If there is any doubt that this is a messed up world, the last 2 days should clear that up. It is undeniable that we live at a crossroads of how we, all of us, mean to treat each other.
My childhood straddled the Civil Rights movement. In 1963 when Martin Luther King stood on the steps of the of the Lincoln Memorial, I was 11 years old. That speech, made 53 years ago in August, spoke of the “promissory note to which every American was to fall heir”. I reread Dr. King’s speech today and would suggest you do so too. Many of those same injustices and struggles continue to confront us now.
I lived in a world of privilege, a white, middle-class upbringing in middle America. I never worried about what fate my father or brother or husband or son might meet with doing ordinary errands. People don’t, as a rule, lock their car doors when I walk nearby, nor does the conversation stop when I enter a store. So as far as understanding what it means to be
of color and living in the United States, I cannot possibly understand the depth of hurt and resentment and anger. But I can do something.

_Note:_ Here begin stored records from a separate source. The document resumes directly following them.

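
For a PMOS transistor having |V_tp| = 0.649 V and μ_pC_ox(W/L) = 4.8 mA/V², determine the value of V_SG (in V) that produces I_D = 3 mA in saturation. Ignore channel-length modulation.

In saturation I_D = ½ k_p (V_SG − |V_tp|)², so V_SG − |V_tp| = √(2 I_D / k_p) = √(2 × 3 / 4.8) = 1.12 V.
V_SG = 0.649 + 1.12 = 1.77 V.

V_SG = 1.77 V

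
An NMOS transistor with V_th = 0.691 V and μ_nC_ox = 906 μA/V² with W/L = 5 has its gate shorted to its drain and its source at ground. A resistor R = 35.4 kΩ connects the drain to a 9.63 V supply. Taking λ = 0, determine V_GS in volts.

With gate tied to drain, V_GS = V_DS ≥ V_GS − V_th, so the device is in saturation.
k_n = μ_nC_ox · (W/L) = 4.53 mA/V².
KCL at the drain: ½ k_n (V_GS − V_th)² = (V_DD − V_GS)/R.
Let x = V_GS − 0.691. Then 80.2 x² + x − 8.939 = 0, giving x = 0.328 V (positive root), so V_GS = 1.02 V.
I_D = (V_DD − V_GS)/R = (9.63 − 1.02) / 35.4 = 0.243 mA.

V_GS = 1.02 V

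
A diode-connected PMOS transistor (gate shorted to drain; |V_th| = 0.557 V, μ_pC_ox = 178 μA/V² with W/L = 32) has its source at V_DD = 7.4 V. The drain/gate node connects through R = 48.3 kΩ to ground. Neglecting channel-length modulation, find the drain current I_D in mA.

With gate tied to drain, V_SG = V_SD ≥ V_SG − |V_th|, so the device is in saturation.
k_p = μ_pC_ox · (W/L) = 5.696 mA/V².
KCL at the drain: ½ k_p (V_SG − |V_th|)² = (V_DD − V_SG)/R.
Let x = V_SG − 0.557. Then 138 x² + x − 6.843 = 0, giving x = 0.219 V (positive root), so V_SG = 0.776 V.
I_D = (V_DD − V_SG)/R = (7.4 − 0.776) / 48.3 = 0.137 mA.

I_D = 0.137 mA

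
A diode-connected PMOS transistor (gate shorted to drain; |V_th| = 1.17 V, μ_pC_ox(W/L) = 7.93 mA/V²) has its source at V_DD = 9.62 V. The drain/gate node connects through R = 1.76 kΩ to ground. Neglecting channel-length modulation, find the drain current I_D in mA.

I_D = 4.22 mA

With gate tied to drain, V_SG = V_SD ≥ V_SG − |V_th|, so the device is in saturation.
KCL at the drain: ½ k_p (V_SG − |V_th|)² = (V_DD − V_SG)/R.
Let x = V_SG − 1.17. Then 6.98 x² + x − 8.45 = 0, giving x = 1.03 V (positive root), so V_SG = 2.2 V.
I_D = (V_DD − V_SG)/R = (9.62 − 2.2) / 1.76 = 4.22 mA.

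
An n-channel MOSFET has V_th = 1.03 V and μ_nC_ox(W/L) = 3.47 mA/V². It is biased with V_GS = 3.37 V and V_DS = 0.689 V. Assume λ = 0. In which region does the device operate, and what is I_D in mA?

Triode; I_D = 4.77 mA

V_ov = V_GS − V_th = 3.37 − 1.03 = 2.34 V.
Since V_DS = 0.689 V < V_ov = 2.34 V, the device is in the triode region.
I_D = k_n [V_ov · V_DS − ½ V_DS²] = 3.47 × [2.34 × 0.689 − 0.5 × 0.689²] = 4.77 mA.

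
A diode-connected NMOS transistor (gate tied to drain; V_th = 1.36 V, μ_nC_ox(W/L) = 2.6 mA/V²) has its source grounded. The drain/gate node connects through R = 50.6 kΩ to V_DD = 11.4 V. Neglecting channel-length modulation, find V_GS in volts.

V_GS = 1.74 V

With gate tied to drain, V_GS = V_DS ≥ V_GS − V_th, so the device is in saturation.
KCL at the drain: ½ k_n (V_GS − V_th)² = (V_DD − V_GS)/R.
Let x = V_GS − 1.36. Then 65.8 x² + x − 10.04 = 0, giving x = 0.383 V (positive root), so V_GS = 1.74 V.
I_D = (V_DD − V_GS)/R = (11.4 − 1.74) / 50.6 = 0.191 mA.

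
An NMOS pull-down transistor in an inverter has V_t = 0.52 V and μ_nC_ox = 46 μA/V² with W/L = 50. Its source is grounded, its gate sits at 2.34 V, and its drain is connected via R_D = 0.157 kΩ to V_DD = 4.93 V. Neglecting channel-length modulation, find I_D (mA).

I_D = 3.81 mA

V_GS = V_G = 2.34 V, so V_ov = 2.34 − 0.52 = 1.82 V.
k_n = μ_nC_ox · (W/L) = 2.3 mA/V².
Assume saturation: I_D = ½ k_n V_ov² = 0.5 × 2.3 × 1.82² = 3.81 mA, giving V_DS = V_DD − I_D R_D = 4.93 − 3.81 × 0.157 = 4.33 V.
V_DS = 4.33 V ≥ V_ov = 1.82 V, confirming saturation.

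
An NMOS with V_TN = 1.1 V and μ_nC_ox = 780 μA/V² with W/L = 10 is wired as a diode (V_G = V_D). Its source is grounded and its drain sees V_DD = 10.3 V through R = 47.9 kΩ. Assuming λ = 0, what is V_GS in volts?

With gate tied to drain, V_GS = V_DS ≥ V_GS − V_TN, so the device is in saturation.
k_n = μ_nC_ox · (W/L) = 7.8 mA/V².
KCL at the drain: ½ k_n (V_GS − V_TN)² = (V_DD − V_GS)/R.
Let x = V_GS − 1.1. Then 187 x² + x − 9.2 = 0, giving x = 0.219 V (positive root), so V_GS = 1.32 V.
I_D = (V_DD − V_GS)/R = (10.3 − 1.32) / 47.9 = 0.187 mA.

V_GS = 1.32 V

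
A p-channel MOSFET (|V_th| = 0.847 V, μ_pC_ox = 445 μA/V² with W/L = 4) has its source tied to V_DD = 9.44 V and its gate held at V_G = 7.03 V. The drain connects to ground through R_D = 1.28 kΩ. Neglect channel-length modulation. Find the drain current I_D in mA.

V_SG = V_DD − V_G = 9.44 − 7.03 = 2.41 V, so V_ov = 2.41 − 0.847 = 1.56 V.
k_p = μ_pC_ox · (W/L) = 1.78 mA/V².
Assume saturation: I_D = ½ k_p V_ov² = 0.5 × 1.78 × 1.56² = 2.17 mA, giving V_SD = V_DD − I_D R_D = 9.44 − 2.17 × 1.28 = 6.66 V.
V_SD = 6.66 V ≥ V_ov = 1.56 V, confirming saturation.

I_D = 2.17 mA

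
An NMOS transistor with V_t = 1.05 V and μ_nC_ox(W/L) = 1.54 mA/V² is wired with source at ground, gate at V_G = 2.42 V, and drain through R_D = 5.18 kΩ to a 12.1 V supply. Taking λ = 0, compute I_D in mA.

V_GS = V_G = 2.42 V, so V_ov = 2.42 − 1.05 = 1.37 V.
Assume saturation: I_D = ½ k_n V_ov² = 0.5 × 1.54 × 1.37² = 1.45 mA, giving V_DS = V_DD − I_D R_D = 12.1 − 1.45 × 5.18 = 4.61 V.
V_DS = 4.61 V ≥ V_ov = 1.37 V, confirming saturation.

I_D = 1.45 mA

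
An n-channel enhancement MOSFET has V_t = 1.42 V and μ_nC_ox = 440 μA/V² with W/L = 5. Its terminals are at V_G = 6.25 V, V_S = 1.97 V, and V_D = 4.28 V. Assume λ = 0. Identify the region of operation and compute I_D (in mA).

V_GS = V_G − V_S = 6.25 − 1.97 = 4.28 V; V_DS = V_D − V_S = 4.28 − 1.97 = 2.31 V.
k_n = μ_nC_ox · (W/L) = 2.2 mA/V².
V_ov = V_GS − V_t = 4.28 − 1.42 = 2.86 V.
Since V_DS = 2.31 V < V_ov = 2.86 V, the device is in the triode region.
I_D = k_n [V_ov · V_DS − ½ V_DS²] = 2.2 × [2.86 × 2.31 − 0.5 × 2.31²] = 8.66 mA.

Triode; I_D = 8.66 mA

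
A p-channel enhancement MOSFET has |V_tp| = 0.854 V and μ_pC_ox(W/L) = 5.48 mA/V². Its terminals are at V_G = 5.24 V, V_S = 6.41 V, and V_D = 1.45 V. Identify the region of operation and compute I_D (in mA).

Saturation; I_D = 0.274 mA

V_SG = V_S − V_G = 6.41 − 5.24 = 1.17 V; V_SD = V_S − V_D = 6.41 − 1.45 = 4.96 V.
V_ov = V_SG − |V_tp| = 1.17 − 0.854 = 0.316 V.
Since V_SD = 4.96 V ≥ V_ov = 0.316 V, the device is in saturation.
I_D = ½ k_p V_ov² = 0.5 × 5.48 × 0.316² = 0.274 mA.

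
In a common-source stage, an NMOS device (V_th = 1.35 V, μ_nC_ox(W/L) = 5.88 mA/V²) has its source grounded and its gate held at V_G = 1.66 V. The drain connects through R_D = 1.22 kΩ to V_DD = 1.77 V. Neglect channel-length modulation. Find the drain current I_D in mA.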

Whether someone looks the same or different from me, I can look that person in the eye
and smile. I can nod and say hello. I can be more mindful of the subtle speech that telegraphs cultural and racial differences and take care to object to generalities. I can stand strongly against those politicians who would use the language of intolerance to garner votes.
We are at a clear crossroads and it is time for some introspection into the kind of world we want to live in.